In the late 1970s, percutaneous transluminal coronary angioplasty, commonly referred to as balloon angioplasty, was developed as a less invasive treatment method to open a narrowed or blocked blood vessel. More than 500,000 balloon angioplasty procedures are performed each year in the United States, with more than one million balloon angioplasties performed each year worldwide.
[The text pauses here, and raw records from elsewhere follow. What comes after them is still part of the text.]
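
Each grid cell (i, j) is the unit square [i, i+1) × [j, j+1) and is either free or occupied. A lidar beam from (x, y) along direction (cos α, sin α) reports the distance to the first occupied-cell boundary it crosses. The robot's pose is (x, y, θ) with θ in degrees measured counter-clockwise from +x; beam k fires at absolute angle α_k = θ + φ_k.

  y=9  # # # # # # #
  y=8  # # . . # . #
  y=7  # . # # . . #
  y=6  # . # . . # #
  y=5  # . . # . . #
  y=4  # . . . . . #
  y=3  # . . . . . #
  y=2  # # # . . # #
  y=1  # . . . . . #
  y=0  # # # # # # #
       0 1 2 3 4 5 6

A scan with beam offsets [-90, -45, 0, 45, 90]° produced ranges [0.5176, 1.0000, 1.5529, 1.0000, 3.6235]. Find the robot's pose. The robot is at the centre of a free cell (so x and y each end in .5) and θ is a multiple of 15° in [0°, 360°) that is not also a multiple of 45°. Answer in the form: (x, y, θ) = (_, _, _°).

(x, y, θ) = (4.5, 1.5, 15°)

Enumerate (i+0.5, j+0.5, θ) over the 30 free cells and 16 admissible headings. For each, cast all 5 beams and compare to the given ranges.
  (2.5, 3.5, 30°): beam 1 = 0.5774 ≠ 0.5176 ✗
  (3.5, 3.5, 300°): beam 1 = 1.0000 ≠ 0.5176 ✗
  (2.5, 3.5, 345°): beam 2 = 0.5774 ≠ 1.0000 ✗
  (1.5, 3.5, 255°): beam 2 = 0.5774 ≠ 1.0000 ✗
  …
  (4.5, 1.5, 15°): r_1=0.5176, r_2=1.0000, r_3=1.5529, r_4=1.0000, r_5=3.6235 — all match ✓
No second candidate reproduces the full scan.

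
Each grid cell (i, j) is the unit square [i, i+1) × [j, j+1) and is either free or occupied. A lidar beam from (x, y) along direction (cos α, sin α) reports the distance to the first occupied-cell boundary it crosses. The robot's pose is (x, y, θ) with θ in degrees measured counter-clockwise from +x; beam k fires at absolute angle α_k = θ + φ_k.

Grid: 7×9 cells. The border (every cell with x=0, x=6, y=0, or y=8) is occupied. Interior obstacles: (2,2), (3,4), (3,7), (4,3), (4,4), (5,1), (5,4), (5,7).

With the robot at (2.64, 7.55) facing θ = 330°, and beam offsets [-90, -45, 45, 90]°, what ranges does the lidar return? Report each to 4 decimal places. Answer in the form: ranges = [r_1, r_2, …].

beam 1: φ=-90°, α=240°
  dir = (cos 240°, sin 240°) = (-0.5000, -0.8660); from cell (2,7)
  next x-line at t=1.2800, next y-line at t=0.6351; Δt_x=2.0000, Δt_y=1.1547
    y: enter (2,6) at t=0.6351
    x: enter (1,6) at t=1.2800
    y: enter (1,5) at t=1.7898
    y: enter (1,4) at t=2.9445
    x: enter (0,4) at t=3.2800 ← occupied
  → r_1 = 3.2800
beam 2: φ=-45°, α=285°
  dir = (cos 285°, sin 285°) = (0.2588, -0.9659); from cell (2,7)
  next x-line at t=1.3909, next y-line at t=0.5694; Δt_x=3.8637, Δt_y=1.0353
    y: enter (2,6) at t=0.5694
    x: enter (3,6) at t=1.3909
    y: enter (3,5) at t=1.6047
    y: enter (3,4) at t=2.6400 ← occupied
  → r_2 = 2.6400
beam 3: φ=45°, α=15°
  dir = (cos 15°, sin 15°) = (0.9659, 0.2588); from cell (2,7)
  next x-line at t=0.3727, next y-line at t=1.7387; Δt_x=1.0353, Δt_y=3.8637
    x: enter (3,7) at t=0.3727 ← occupied
  → r_3 = 0.3727
beam 4: φ=90°, α=60°
  dir = (cos 60°, sin 60°) = (0.5000, 0.8660); from cell (2,7)
  next x-line at t=0.7200, next y-line at t=0.5196; Δt_x=2.0000, Δt_y=1.1547
    y: enter (2,8) at t=0.5196 ← occupied
  → r_4 = 0.5196

ranges = [3.2800, 2.6400, 0.3727, 0.5196]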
The DepoStent trial was designed to evaluate the safety and performance of the Company’s basic stainless steel stent design without drugs or polymer. The intent of the DepoStent pilot study was to assess whether a stent with drug reservoirs would perform differently than a conventional bare metal stent. The trial, which included 53 patients at two sites in the Netherlands, was conducted in 2003. In December 2003, the Company completed six-month follow-up of patients in the trial. The results from the DepoStent trial indicated that the clinical outcomes of patients receiving this stent were similar to patients receiving conventional bare metal stents, and that holes in stent struts did not lead to a higher incidence of adverse side effects.

The Paclitaxel In-Stent Controlled Elution Study, or PISCES study, was designed to evaluate the safety and performance of paclitaxel delivered at different rates, doses and directions of delivery using the Company’s stainless steel stent. Enrollment for this pilot study, which consisted of 191 patients at ten sites in South America and Europe, was conducted in 2003. Of the 191 patients participating in the PISCES study, 187 received one of six different formulations of paclitaxel that varied by dose, estimated duration of drug release rate and directionality (drug release to only the arterial wall, or mural release, and release to both the arterial wall and the lumen, or bidirectional release). The last patient was treated in December 2003, and the Company intends to continue to monitor the patients through a twelve-month follow-up period.

The Study of Controlled Elution of Paclitaxel for The Elimination of Restenosis, or SCEPTER study, was designed to evaluate the Company’s paclitaxel eluting stainless steel stent for safety and performance, measuring late loss versus the Company’s bare metal stent used in the DepoStent study and clinical safety at six months.

The COSTAR I study is designed to evaluate the safety and performance of four formulations of paclitaxel loaded on the Company’s COSTAR stent with three formulations delivered over approximately 30 days and one formulation delivered over approximately ten days. The pilot study is planned to include up to 130 patients at six sites in India and New Zealand.

Research and development expenses were $3.4 million for the six months ended June 30, 2003, compared to $7.3 million for the six months ended June 30, 2004.

General and administrative expenses were $1.1 million for the six months ended June 30, 2003, compared to $1.7 million for the six months ended June 30, 2004.